I am Stupid - I don't know how to prep indesign PDF's for offest printing CMYK - help

Discussion in 'Design and Graphics' started by Sean Dempsey, Jul 30, 2010.

  1. Sean Dempsey macrumors 68000

    Sean Dempsey

    Joined:
    Aug 7, 2006
    #1
    Hello,

    I've been printing digitally so long, I don't know how to do indesign files for offset plates!

    I have exported my PDF, but now in the seperation preview, my black isn't very black, and the places where I have transparency or the black on top of other colored objects, the objects beneath show through!

    I know that offset printing doesn't like transparencies, but I thought that exporting the PDF would flatten it so that the CMY plates didn't get any information where the black overlays it (like big black text on top of a photographic image).

    But instead, it does output the CMY colors beneath the black areas, so when it prints the black plate on top of it finally, you can see the colors underneath. Does this make sense? It doesn't flatten the final PDF and knock out the areas where black occludes the rest of the CMY areas.


    If I go through in Indesign and change my black(K) things to Registration, it solves the problem, but then that means that the CMY plates then ALL print 100% and then the black plate prints 100% as well... and I don't think that is right.


    So, what do I do? I tried exporting it as the oldest, flattest PDF preset that indesign does, and it still has the problem. I've Googled "flattening PDF's from indesign" but can't seem to get the answer I want.

    Does all of this make sense to anyone who has had to output stuff for offset CMYK printing?
     
  2. Sean Dempsey thread starter macrumors 68000

    Sean Dempsey

    Joined:
    Aug 7, 2006
    #2
  3. Designer Dale macrumors 68040

    Designer Dale

    Joined:
    Mar 25, 2009
    Location:
    Folding space
    #3
  4. supabooma macrumors newbie

    Joined:
    Feb 19, 2006
    #4
    I agree. Using registration as black can cause the ink density to become too high thus resulting in muddy, blotchy tones.

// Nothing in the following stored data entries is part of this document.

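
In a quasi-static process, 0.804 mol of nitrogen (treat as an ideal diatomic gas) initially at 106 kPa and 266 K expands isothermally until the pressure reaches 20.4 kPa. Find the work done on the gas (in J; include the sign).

-2930 J

V₁ = nRT₁/P₁ = 0.804×8.314×266/106 = 16.8 L.
Isothermal: T stays 266 K; PV = const ⇒ V₂ = 87.2 L, P₂ = 20.4 kPa.
W = nRT ln(V₂/V₁) = 0.804×8.314×266×ln(5.20) = 2930 J.
Work done on the gas = −W_by = -2930 J.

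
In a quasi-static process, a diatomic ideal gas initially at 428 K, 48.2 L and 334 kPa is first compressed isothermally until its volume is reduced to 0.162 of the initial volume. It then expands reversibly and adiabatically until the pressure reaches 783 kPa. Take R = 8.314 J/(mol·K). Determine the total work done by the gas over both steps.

-19600 J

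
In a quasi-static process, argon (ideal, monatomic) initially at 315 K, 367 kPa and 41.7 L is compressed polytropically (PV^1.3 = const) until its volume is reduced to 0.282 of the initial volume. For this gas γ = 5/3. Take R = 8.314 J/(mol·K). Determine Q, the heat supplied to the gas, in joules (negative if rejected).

-13000 J

n = P₁V₁/(RT₁) = 367×41.7/(8.314×315) = 5.84 mol.
Polytropic n=1.3: T₂ = T₁(V₁/V₂)^(n−1) = 315×(3.55)^0.30 = 461 K; P₂ = P₁(V₁/V₂)^n = 1900 kPa.
W = (P₁V₁−P₂V₂)/(n−1) = (367×41.7−1900×11.8)/0.30 = -23600 J.
ΔU = nCvΔT = 5.84×12.5×(461−315) = 10600 J.
Q = ΔU + W = -13000 J.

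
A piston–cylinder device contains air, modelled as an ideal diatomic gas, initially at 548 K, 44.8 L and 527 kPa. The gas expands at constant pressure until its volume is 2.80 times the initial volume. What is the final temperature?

1530 K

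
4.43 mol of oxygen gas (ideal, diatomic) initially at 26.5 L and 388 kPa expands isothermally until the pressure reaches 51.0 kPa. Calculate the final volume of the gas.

202 L

T₁ = P₁V₁/(nR) = 388×26.5/(4.43×8.314) = 279 K.
Isothermal: T stays 279 K; PV = const ⇒ V₂ = 202 L, P₂ = 51.0 kPa.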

For example, my printer uses a formula of 40C 30M 30Y 100K as their rich black.
     
  5. flrazor macrumors member

    flrazor

    Joined:
    Jun 29, 2004
    Location:
    Saint Paul, MN
    #5
    There is also a setting in InDesign's preferences (Appearance of Black) where you can toggle off the automatic overprint at 100% black. For CMYK work rich black is best for areas where type covers an image or graphic element, but when it's alone with nothing behind it ("black on white") you should use 100% black so you don't have to worry about registration issues, especially in thinner font styles.

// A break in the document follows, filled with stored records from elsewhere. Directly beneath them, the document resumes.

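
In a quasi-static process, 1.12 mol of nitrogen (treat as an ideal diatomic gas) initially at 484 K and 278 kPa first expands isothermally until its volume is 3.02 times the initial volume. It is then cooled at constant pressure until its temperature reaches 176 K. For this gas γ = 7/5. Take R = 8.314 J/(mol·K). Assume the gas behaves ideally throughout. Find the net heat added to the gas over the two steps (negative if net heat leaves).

-5060 J

V₁ = nRT₁/P₁ = 1.12×8.314×484/278 = 16.2 L.
Step 1 — Isothermal: T stays 484 K; PV = const ⇒ V₂ = 49.0 L, P₂ = 92.1 kPa.
ΔU = 0 (ideal gas, T constant).
W = nRT ln(V₂/V₁) = 1.12×8.314×484×ln(3.02) = 4980 J.
Q = ΔU + W = 4980 J.
State after step 1: P = 92.1 kPa, V = 49.0 L, T = 484 K.
Step 2 — Isobaric: P stays 92.1 kPa; V/T = const ⇒ T₂ = 176 K, V₂ = 17.8 L.
W = PΔV = 92.1×(17.8−49.0) kPa·L = -2870 J.
ΔU = nCvΔT = 1.12×20.8×(176−484) = -7170 J.
Q = ΔU + W = nCpΔT = -10000 J.
Net over both steps: W = 2110 J, Q = -5060 J, ΔU = -7170 J.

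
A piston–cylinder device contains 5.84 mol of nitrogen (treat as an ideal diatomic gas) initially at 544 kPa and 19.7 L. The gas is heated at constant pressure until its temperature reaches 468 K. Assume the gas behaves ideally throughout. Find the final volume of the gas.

T₁ = P₁V₁/(nR) = 544×19.7/(5.84×8.314) = 221 K.
Isobaric: P stays 544 kPa; V/T = const ⇒ T₂ = 468 K, V₂ = 41.8 L.

41.8 L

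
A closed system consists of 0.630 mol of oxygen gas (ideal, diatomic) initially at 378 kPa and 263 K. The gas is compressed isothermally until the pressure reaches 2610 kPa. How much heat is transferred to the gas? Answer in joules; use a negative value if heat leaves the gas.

V₁ = nRT₁/P₁ = 0.630×8.314×263/378 = 3.64 L.
Isothermal: T stays 263 K; PV = const ⇒ V₂ = 0.528 L, P₂ = 2610 kPa.
ΔU = 0 (ideal gas, T constant).
W = nRT ln(V₂/V₁) = 0.630×8.314×263×ln(0.145) = -2660 J.
Q = ΔU + W = -2660 J.

-2660 J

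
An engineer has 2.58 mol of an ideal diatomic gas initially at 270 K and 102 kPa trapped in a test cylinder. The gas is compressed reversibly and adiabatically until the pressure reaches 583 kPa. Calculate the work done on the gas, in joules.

V₁ = nRT₁/P₁ = 2.58×8.314×270/102 = 56.8 L.
Adiabatic: T₂/T₁ = (P₂/P₁)^((γ−1)/γ) ⇒ T₂ = 270×(5.72)^0.286 = 444 K; V₂ = 16.3 L.
ΔU = nCvΔT = 2.58×20.8×(444−270) = 9350 J.
Q = 0 for an adiabatic process, so W = −ΔU = -9350 J.
Work done on the gas = −W_by = 9350 J.

9350 J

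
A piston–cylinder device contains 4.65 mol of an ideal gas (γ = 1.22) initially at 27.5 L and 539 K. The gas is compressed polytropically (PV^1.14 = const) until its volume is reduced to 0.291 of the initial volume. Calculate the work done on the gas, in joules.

28100 J

P₁ = nRT₁/V₁ = 4.65×8.314×539/27.5 = 758 kPa.
Polytropic n=1.14: T₂ = T₁(V₁/V₂)^(n−1) = 539×(3.44)^0.14 = 641 K; P₂ = P₁(V₁/V₂)^n = 3100 kPa.
W = (P₁V₁−P₂V₂)/(n−1) = (758×27.5−3100×8.00)/0.14 = -28100 J.
Work done on the gas = −W_by = 28100 J.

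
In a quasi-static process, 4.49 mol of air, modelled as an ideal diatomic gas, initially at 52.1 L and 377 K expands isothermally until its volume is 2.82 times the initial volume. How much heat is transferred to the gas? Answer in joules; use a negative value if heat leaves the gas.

14600 J

P₁ = nRT₁/V₁ = 4.49×8.314×377/52.1 = 270 kPa.
Isothermal: T stays 377 K; PV = const ⇒ V₂ = 147 L, P₂ = 95.8 kPa.
ΔU = 0 (ideal gas, T constant).
W = nRT ln(V₂/V₁) = 4.49×8.314×377×ln(2.82) = 14600 J.
Q = ΔU + W = 14600 J.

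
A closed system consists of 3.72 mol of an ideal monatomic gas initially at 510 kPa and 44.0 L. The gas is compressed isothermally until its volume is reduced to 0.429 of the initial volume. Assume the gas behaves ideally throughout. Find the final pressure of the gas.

1190 kPa

T₁ = P₁V₁/(nR) = 510×44.0/(3.72×8.314) = 726 K.
Isothermal: T stays 726 K; PV = const ⇒ V₂ = 18.9 L, P₂ = 1190 kPa.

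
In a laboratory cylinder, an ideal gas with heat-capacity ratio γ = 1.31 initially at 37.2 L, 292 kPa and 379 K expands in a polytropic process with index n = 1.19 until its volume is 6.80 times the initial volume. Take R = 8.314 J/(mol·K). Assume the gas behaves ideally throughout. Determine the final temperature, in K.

263 K

Polytropic n=1.19: T₂ = T₁(V₁/V₂)^(n−1) = 379×(0.147)^0.19 = 263 K; P₂ = P₁(V₁/V₂)^n = 29.8 kPa.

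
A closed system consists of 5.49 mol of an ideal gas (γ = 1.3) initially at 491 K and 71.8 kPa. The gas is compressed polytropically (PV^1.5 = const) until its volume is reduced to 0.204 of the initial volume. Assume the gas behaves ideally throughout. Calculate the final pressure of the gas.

779 kPa

V₁ = nRT₁/P₁ = 5.49×8.314×491/71.8 = 312 L.
Polytropic n=1.5: T₂ = T₁(V₁/V₂)^(n−1) = 491×(4.90)^0.50 = 1090 K; P₂ = P₁(V₁/V₂)^n = 779 kPa.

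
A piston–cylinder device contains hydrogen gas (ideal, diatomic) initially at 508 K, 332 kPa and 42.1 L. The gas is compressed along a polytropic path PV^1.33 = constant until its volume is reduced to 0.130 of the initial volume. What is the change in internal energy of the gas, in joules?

33600 J

n = P₁V₁/(RT₁) = 332×42.1/(8.314×508) = 3.31 mol.
Polytropic n=1.33: T₂ = T₁(V₁/V₂)^(n−1) = 508×(7.69)^0.33 = 996 K; P₂ = P₁(V₁/V₂)^n = 5010 kPa.
For an ideal gas ΔU = nCvΔT with Cv = (5/2)R = 20.8 J/(mol·K).
ΔU = 3.31×20.8×(996−508) = 33600 J.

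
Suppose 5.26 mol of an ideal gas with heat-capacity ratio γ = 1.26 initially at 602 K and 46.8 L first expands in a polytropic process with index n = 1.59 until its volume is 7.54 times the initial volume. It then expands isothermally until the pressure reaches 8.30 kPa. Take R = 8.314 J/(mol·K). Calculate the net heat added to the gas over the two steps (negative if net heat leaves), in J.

P₁ = nRT₁/V₁ = 5.26×8.314×602/46.8 = 563 kPa.
Step 1 — Polytropic n=1.59: T₂ = T₁(V₁/V₂)^(n−1) = 602×(0.133)^0.59 = 183 K; P₂ = P₁(V₁/V₂)^n = 22.7 kPa.
W = (P₁V₁−P₂V₂)/(n−1) = (563×46.8−22.7×353)/0.59 = 31100 J.
ΔU = nCvΔT = 5.26×32.0×(183−602) = -70500 J.
Q = ΔU + W = -39400 J.
State after step 1: P = 22.7 kPa, V = 353 L, T = 183 K.
Step 2 — Isothermal: T stays 183 K; PV = const ⇒ V₂ = 963 L, P₂ = 8.30 kPa.
ΔU = 0 (ideal gas, T constant).
W = nRT ln(V₂/V₁) = 5.26×8.314×183×ln(2.73) = 8030 J.
Q = ΔU + W = 8030 J.
Net over both steps: W = 39100 J, Q = -31400 J, ΔU = -70500 J.

-31400 J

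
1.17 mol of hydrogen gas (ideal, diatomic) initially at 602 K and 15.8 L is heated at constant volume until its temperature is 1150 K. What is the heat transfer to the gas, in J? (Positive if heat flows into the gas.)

13300 J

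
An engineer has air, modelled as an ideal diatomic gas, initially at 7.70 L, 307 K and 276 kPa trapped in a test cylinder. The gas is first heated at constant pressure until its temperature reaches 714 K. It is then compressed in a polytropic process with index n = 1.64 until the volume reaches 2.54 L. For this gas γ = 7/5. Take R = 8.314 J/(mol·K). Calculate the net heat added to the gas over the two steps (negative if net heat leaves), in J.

21400 J

n = P₁V₁/(RT₁) = 276×7.70/(8.314×307) = 0.833 mol.
Step 1 — Isobaric: P stays 276 kPa; V/T = const ⇒ T₂ = 714 K, V₂ = 17.9 L.
W = PΔV = 276×(17.9−7.70) kPa·L = 2820 J.
ΔU = nCvΔT = 0.833×20.8×(714−307) = 7040 J.
Q = ΔU + W = nCpΔT = 9860 J.
State after step 1: P = 276 kPa, V = 17.9 L, T = 714 K.
Step 2 — Polytropic n=1.64: T₂ = T₁(V₁/V₂)^(n−1) = 714×(7.05)^0.64 = 2490 K; P₂ = P₁(V₁/V₂)^n = 6790 kPa.
W = (P₁V₁−P₂V₂)/(n−1) = (276×17.9−6790×2.54)/0.64 = -19200 J.
ΔU = nCvΔT = 0.833×20.8×(2490−714) = 30800 J.
Q = ΔU + W = 11500 J.
Net over both steps: W = -16400 J, Q = 21400 J, ΔU = 37800 J.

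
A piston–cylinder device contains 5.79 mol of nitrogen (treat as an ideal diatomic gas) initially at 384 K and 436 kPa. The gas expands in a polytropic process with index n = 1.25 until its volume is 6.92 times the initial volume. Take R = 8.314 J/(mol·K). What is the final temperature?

V₁ = nRT₁/P₁ = 5.79×8.314×384/436 = 42.4 L.
Polytropic n=1.25: T₂ = T₁(V₁/V₂)^(n−1) = 384×(0.145)^0.25 = 237 K; P₂ = P₁(V₁/V₂)^n = 38.8 kPa.

237 K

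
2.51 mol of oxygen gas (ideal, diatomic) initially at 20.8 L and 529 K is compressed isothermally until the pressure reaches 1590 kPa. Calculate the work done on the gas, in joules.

P₁ = nRT₁/V₁ = 2.51×8.314×529/20.8 = 531 kPa.
Isothermal: T stays 529 K; PV = const ⇒ V₂ = 6.94 L, P₂ = 1590 kPa.
W = nRT ln(V₂/V₁) = 2.51×8.314×529×ln(0.334) = -12100 J.
Work done on the gas = −W_by = 12100 J.

12100 J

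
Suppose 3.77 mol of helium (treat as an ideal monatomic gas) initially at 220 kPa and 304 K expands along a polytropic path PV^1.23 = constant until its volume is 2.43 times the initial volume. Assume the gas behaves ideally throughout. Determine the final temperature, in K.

V₁ = nRT₁/P₁ = 3.77×8.314×304/220 = 43.3 L.
Polytropic n=1.23: T₂ = T₁(V₁/V₂)^(n−1) = 304×(0.412)^0.23 = 248 K; P₂ = P₁(V₁/V₂)^n = 73.8 kPa.

248 K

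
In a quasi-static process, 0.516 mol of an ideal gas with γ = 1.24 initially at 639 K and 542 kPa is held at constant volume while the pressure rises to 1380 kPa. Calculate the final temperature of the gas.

1630 K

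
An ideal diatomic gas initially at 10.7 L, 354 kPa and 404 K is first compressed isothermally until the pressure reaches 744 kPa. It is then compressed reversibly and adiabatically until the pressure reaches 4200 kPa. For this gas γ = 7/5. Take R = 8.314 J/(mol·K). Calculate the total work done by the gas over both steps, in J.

-8870 J

n = P₁V₁/(RT₁) = 354×10.7/(8.314×404) = 1.13 mol.
Step 1 — Isothermal: T stays 404 K; PV = const ⇒ V₂ = 5.09 L, P₂ = 744 kPa.
ΔU = 0 (ideal gas, T constant).
W = nRT ln(V₂/V₁) = 1.13×8.314×404×ln(0.476) = -2810 J.
Q = ΔU + W = -2810 J.
State after step 1: P = 744 kPa, V = 5.09 L, T = 404 K.
Step 2 — Adiabatic: T₂/T₁ = (P₂/P₁)^((γ−1)/γ) ⇒ T₂ = 404×(5.65)^0.286 = 662 K; V₂ = 1.48 L.
ΔU = nCvΔT = 1.13×20.8×(662−404) = 6060 J.
Q = 0 for an adiabatic process, so W = −ΔU = -6060 J.
Net over both steps: W = -8870 J, Q = -2810 J, ΔU = 6060 J.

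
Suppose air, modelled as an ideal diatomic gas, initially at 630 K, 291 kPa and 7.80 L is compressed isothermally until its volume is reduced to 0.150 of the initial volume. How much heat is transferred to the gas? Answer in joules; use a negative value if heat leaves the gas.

-4310 J

n = P₁V₁/(RT₁) = 291×7.80/(8.314×630) = 0.433 mol.
Isothermal: T stays 630 K; PV = const ⇒ V₂ = 1.17 L, P₂ = 1940 kPa.
ΔU = 0 (ideal gas, T constant).
W = nRT ln(V₂/V₁) = 0.433×8.314×630×ln(0.150) = -4310 J.
Q = ΔU + W = -4310 J.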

    If you get into spot color work, you will need to be more careful about what does and doesn't overprint if you have areas of different colors coming in contact with each other. Never be afraid to ask your local printer, we'd rather answer questions and help designers learn about printing than have to call you when things aren't right and try to fix things that could cost you more in prepress.
     
  6. Sean Dempsey thread starter macrumors 68000

    Sean Dempsey

    Joined:
    Aug 7, 2006
    #6
    I found most of this out from reading that site.

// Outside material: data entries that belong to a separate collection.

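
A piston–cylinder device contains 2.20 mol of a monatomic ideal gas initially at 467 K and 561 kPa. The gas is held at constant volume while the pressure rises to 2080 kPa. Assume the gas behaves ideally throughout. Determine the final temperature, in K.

V₁ = nRT₁/P₁ = 2.20×8.314×467/561 = 15.2 L.
Isochoric: V stays 15.2 L; P/T = const ⇒ T₂ = 1730 K, P₂ = 2080 kPa.

1730 K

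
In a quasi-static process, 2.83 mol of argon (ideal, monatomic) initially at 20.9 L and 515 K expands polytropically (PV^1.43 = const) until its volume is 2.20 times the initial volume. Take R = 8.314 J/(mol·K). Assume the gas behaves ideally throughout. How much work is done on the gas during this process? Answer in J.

P₁ = nRT₁/V₁ = 2.83×8.314×515/20.9 = 580 kPa.
Polytropic n=1.43: T₂ = T₁(V₁/V₂)^(n−1) = 515×(0.455)^0.43 = 367 K; P₂ = P₁(V₁/V₂)^n = 188 kPa.
W = (P₁V₁−P₂V₂)/(n−1) = (580×20.9−188×46.0)/0.43 = 8100 J.
Work done on the gas = −W_by = -8100 J.

-8100 J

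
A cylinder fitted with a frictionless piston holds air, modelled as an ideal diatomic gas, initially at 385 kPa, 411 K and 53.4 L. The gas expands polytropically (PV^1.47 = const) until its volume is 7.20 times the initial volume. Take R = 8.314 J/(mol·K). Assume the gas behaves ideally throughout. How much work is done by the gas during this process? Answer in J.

26400 J

n = P₁V₁/(RT₁) = 385×53.4/(8.314×411) = 6.02 mol.
Polytropic n=1.47: T₂ = T₁(V₁/V₂)^(n−1) = 411×(0.139)^0.47 = 163 K; P₂ = P₁(V₁/V₂)^n = 21.1 kPa.
W = (P₁V₁−P₂V₂)/(n−1) = (385×53.4−21.1×384)/0.47 = 26400 J.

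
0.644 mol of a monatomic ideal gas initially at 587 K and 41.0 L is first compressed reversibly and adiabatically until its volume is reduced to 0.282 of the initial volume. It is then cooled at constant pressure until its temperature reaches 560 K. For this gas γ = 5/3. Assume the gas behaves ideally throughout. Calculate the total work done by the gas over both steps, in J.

-10600 J

P₁ = nRT₁/V₁ = 0.644×8.314×587/41.0 = 76.7 kPa.
Step 1 — Adiabatic: TV^(γ−1) = const ⇒ T₂ = 587×(3.55)^0.667 = 1370 K; PV^γ = const ⇒ P₂ = 632 kPa.
ΔU = nCvΔT = 0.644×12.5×(1370−587) = 6250 J.
Q = 0 for an adiabatic process, so W = −ΔU = -6250 J.
State after step 1: P = 632 kPa, V = 11.6 L, T = 1370 K.
Step 2 — Isobaric: P stays 632 kPa; V/T = const ⇒ T₂ = 560 K, V₂ = 4.74 L.
W = PΔV = 632×(4.74−11.6) kPa·L = -4310 J.
ΔU = nCvΔT = 0.644×12.5×(560−1370) = -6470 J.
Q = ΔU + W = nCpΔT = -10800 J.
Net over both steps: W = -10600 J, Q = -10800 J, ΔU = -217 J.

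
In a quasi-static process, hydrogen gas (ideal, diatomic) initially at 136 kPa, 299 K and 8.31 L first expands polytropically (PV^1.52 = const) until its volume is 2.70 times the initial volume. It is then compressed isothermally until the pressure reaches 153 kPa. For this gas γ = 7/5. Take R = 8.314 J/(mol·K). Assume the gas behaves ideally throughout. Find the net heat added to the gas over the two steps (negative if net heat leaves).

n = P₁V₁/(RT₁) = 136×8.31/(8.314×299) = 0.455 mol.
Step 1 — Polytropic n=1.52: T₂ = T₁(V₁/V₂)^(n−1) = 299×(0.370)^0.52 = 178 K; P₂ = P₁(V₁/V₂)^n = 30.1 kPa.
W = (P₁V₁−P₂V₂)/(n−1) = (136×8.31−30.1×22.4)/0.52 = 877 J.
ΔU = nCvΔT = 0.455×20.8×(178−299) = -1140 J.
Q = ΔU + W = -263 J.
State after step 1: P = 30.1 kPa, V = 22.4 L, T = 178 K.
Step 2 — Isothermal: T stays 178 K; PV = const ⇒ V₂ = 4.41 L, P₂ = 153 kPa.
ΔU = 0 (ideal gas, T constant).
W = nRT ln(V₂/V₁) = 0.455×8.314×178×ln(0.196) = -1100 J.
Q = ΔU + W = -1100 J.
Net over both steps: W = -221 J, Q = -1360 J, ΔU = -1140 J.

-1360 J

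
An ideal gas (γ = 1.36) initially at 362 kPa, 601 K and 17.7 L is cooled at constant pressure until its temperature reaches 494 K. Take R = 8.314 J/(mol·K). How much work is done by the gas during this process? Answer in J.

-1140 J

n = P₁V₁/(RT₁) = 362×17.7/(8.314×601) = 1.28 mol.
Isobaric: P stays 362 kPa; V/T = const ⇒ T₂ = 494 K, V₂ = 14.5 L.
W = PΔV = 362×(14.5−17.7) kPa·L = -1140 J.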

    I got rid of all the registration colors and used a Rich Black mix, fixed everything.

    The printer I am working with says they use a Digital CMYK, so it's seperations, but digitally printed?
     
  7. Designer Dale macrumors 68040

    Designer Dale

    Joined:
    Mar 25, 2009
    Location:
    Folding space
    #7
    Every color must have it's own separation, no matter how the press works. I think digital presses work like advanced copiers with toner drums of CYM and K instead of ink towers. This means that the content of each color plate can be loaded onto drums in the form of an electrical charge rather than a physical plate. The result is the same. four colors applied to a sheet of stock one at a time. So they still need your separations in PDF format.

    I'm out of the industry now, and most of my knowledge is in offset.